Date of this Version
Remote Sensing of Environment 123 (2012) 483–495; doi:10.1016/j.rse.2012.04.012
Validation is an important task in the development of satellite remote sensing products. Strategies for validation vary depending on the nature of the products. The validation process of the flood and standing water product (FSW) for the Geostationary Operational Environmental Satellite - R series (GOES-R) is presented in this paper. A major challenge in the validation of the FSW product is the lack of ground truth flood maps and similar reference products from other satellite systems and other sources. To overcome this limitation, a two-level validation scheme for the FSW product is developed using the Moderate-resolution Imaging Spectroradiometer (MODIS) data as a proxy. In the first level, gauging station data collected by the U.S. Geological Survey (USGS) are employed as ground truth flood point information on local scales to verify the effectiveness of the proposed algorithm for flood detection. Gauging station data collected during 34 flood cases that occurred in 2010 and 2011 in the continental US were validated and assessed according to the rate of correct detection. Results showed that 79.71% of flooding stations were accurately detected from the MODIS 1 km images by the proposed FSW algorithm. In the second level of the validation, FSW detection results using the proposed algorithm were compared to the reference flood maps, which were generated by a supervised support vector machine (SVM) classification followed by human interpretation and editing. Flood detection accuracies for three major flood events occurred in Asia and Australia in 2010 were evaluated.
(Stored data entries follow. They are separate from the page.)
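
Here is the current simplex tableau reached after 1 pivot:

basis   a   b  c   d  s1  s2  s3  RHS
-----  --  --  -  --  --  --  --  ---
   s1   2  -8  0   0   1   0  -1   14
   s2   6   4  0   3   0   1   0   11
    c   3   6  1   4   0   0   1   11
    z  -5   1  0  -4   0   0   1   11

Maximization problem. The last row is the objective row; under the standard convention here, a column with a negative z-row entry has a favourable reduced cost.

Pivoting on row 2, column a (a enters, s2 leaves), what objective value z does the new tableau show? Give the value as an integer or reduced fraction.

121/6

Minimum ratio for a: 11/6 = 11/6.
z changes by −(z-row coeff of a)·ratio = −(-5)·(11/6) = 55/6.
New z = 11 + (55/6) = 121/6.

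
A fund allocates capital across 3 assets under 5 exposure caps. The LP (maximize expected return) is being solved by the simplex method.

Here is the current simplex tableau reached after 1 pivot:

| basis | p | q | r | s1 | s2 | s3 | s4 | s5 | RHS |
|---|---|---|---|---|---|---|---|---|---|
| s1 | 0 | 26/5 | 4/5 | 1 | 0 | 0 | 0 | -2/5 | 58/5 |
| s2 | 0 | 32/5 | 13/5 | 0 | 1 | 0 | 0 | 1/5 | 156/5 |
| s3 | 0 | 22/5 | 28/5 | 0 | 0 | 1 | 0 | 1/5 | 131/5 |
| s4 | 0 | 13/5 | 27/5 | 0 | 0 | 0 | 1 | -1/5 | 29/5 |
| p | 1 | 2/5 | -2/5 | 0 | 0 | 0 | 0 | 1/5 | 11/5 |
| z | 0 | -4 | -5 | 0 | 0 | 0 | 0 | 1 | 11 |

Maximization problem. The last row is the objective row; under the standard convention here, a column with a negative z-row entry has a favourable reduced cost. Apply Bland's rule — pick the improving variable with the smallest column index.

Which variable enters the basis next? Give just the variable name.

Objective-row coefficients: p: 0, q: -4, r: -5, s1: 0, s2: 0, s3: 0, s4: 0, s5: 1.
Improving columns: q, r. Bland's rule picks the smallest column index → q.

q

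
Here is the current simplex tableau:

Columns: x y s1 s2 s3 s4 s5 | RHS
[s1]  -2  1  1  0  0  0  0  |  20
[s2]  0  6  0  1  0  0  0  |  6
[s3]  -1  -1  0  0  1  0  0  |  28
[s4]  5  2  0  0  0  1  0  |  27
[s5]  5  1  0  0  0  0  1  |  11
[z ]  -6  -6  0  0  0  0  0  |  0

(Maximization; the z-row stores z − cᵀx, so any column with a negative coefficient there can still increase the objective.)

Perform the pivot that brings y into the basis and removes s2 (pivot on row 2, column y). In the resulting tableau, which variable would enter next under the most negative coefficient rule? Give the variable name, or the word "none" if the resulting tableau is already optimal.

Pivot element 6. New z-row = old z-row − (-6)·(row 2/6).
Updated z-row coefficients: x: -6, y: 0, s1: 0, s2: 1, s3: 0, s4: 0, s5: 0.
The most negative is -6 in column x, so x would enter next.

x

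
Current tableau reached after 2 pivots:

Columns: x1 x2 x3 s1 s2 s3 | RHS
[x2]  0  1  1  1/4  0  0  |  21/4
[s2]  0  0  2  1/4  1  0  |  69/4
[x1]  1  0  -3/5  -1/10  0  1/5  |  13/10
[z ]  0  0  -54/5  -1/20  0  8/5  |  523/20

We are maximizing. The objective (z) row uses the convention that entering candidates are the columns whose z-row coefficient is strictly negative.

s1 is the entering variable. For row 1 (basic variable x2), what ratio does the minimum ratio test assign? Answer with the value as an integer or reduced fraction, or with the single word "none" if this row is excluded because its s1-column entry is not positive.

Ratio = RHS / (s1 entry) = (21/4) / (1/4) = 21.

21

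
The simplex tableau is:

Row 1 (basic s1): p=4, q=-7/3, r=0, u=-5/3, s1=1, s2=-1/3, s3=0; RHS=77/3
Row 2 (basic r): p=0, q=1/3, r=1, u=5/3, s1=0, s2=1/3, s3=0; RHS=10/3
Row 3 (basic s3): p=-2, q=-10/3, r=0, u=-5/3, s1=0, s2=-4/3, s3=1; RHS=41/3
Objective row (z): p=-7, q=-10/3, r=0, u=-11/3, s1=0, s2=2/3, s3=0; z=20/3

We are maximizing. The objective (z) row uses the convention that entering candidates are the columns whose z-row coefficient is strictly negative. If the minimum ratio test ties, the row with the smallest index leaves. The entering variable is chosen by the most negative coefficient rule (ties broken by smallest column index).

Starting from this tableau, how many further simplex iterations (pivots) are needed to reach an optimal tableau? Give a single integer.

pivot: p in, s1 out → z = 619/12
pivot: q in, r out → z = 503/4
No improving column remains; optimal.

2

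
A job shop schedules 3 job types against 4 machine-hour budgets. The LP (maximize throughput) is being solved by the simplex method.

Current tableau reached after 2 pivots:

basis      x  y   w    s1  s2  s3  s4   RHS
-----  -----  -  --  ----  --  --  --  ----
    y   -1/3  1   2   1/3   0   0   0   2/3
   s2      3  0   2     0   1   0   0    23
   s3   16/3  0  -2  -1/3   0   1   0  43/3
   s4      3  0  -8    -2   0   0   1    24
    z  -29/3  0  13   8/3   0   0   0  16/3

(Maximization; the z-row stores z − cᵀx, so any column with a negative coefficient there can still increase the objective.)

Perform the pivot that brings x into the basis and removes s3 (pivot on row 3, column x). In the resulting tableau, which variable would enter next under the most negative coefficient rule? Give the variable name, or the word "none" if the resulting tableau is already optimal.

Pivot element 16/3. New z-row = old z-row − (-29/3)·(row 3/(16/3)).
Updated z-row coefficients: x: 0, y: 0, w: 75/8, s1: 33/16, s2: 0, s3: 29/16, s4: 0.
No coefficient is strictly negative; the tableau after this pivot is optimal.

none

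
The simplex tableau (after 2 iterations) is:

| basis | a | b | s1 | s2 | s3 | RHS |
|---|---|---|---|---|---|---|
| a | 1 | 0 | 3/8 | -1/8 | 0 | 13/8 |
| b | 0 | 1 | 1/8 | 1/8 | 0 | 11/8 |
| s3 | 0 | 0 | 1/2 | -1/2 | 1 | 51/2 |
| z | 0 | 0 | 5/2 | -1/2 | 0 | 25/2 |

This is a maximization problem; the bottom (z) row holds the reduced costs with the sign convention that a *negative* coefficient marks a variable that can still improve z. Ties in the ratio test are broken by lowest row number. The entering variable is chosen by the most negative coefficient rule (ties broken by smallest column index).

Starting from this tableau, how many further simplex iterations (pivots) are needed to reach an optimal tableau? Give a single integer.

pivot: s2 in, b out → z = 18
No improving column remains; optimal.

1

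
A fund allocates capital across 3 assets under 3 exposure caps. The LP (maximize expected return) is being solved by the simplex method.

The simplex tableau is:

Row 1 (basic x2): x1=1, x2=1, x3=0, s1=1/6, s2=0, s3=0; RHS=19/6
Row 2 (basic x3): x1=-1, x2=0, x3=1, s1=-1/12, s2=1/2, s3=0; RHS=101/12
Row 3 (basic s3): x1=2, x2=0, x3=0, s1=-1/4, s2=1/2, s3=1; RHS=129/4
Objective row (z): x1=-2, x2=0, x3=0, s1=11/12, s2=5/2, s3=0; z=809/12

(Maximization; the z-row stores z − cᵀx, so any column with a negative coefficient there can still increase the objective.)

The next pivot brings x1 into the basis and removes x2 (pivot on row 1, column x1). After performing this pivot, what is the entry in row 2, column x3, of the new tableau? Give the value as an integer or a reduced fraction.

1

Pivot element is row 1, column x1: 1.
Normalize row 1: new (row 1, x3) = 0/1 = 0.
row 2 ← row 2 − (-1)·(new row 1): 1 − (-1)·0 = 1.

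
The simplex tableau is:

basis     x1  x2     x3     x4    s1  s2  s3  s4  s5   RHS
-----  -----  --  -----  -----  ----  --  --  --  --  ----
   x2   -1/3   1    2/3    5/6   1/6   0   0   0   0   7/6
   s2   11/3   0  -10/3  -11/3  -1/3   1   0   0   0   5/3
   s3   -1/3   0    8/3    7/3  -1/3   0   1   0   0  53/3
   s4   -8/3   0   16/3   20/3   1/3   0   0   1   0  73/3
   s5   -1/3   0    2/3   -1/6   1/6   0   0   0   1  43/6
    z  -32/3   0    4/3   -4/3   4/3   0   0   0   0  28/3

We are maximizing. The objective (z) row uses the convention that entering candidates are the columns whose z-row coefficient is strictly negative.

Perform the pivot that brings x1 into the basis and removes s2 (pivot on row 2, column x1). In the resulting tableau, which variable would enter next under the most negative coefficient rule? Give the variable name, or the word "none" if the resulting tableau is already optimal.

x4

Pivot element 11/3. New z-row = old z-row − (-32/3)·(row 2/(11/3)).
Updated z-row coefficients: x1: 0, x2: 0, x3: -92/11, x4: -12, s1: 4/11, s2: 32/11, s3: 0, s4: 0, s5: 0.
The most negative is -12 in column x4, so x4 would enter next.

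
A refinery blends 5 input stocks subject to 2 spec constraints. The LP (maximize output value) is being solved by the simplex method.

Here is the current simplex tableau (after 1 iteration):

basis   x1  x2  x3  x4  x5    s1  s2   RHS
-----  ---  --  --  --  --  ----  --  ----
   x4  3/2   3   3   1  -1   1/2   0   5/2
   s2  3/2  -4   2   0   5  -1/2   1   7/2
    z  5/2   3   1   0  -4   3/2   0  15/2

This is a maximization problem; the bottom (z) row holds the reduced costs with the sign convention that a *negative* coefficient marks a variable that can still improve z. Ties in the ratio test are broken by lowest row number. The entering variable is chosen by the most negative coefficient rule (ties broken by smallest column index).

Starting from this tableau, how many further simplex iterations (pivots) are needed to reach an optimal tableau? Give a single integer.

pivot: x5 in, s2 out → z = 103/10
pivot: x2 in, x4 out → z = 233/22
No improving column remains; optimal.

2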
Confusion matrices were employed as the accuracy measurement for the second level of the validation. Commission errors for the three flood cases were 6.75%, 13.45% and 21.45%, respectively. Omission errors of flood pixels varied between 9.58% and 19.61%. The validation results suggest that the employed FSW algorithm is capable of producing flood and standing water maps in an operational environment, and it meets the required accuracy and execution time of the product.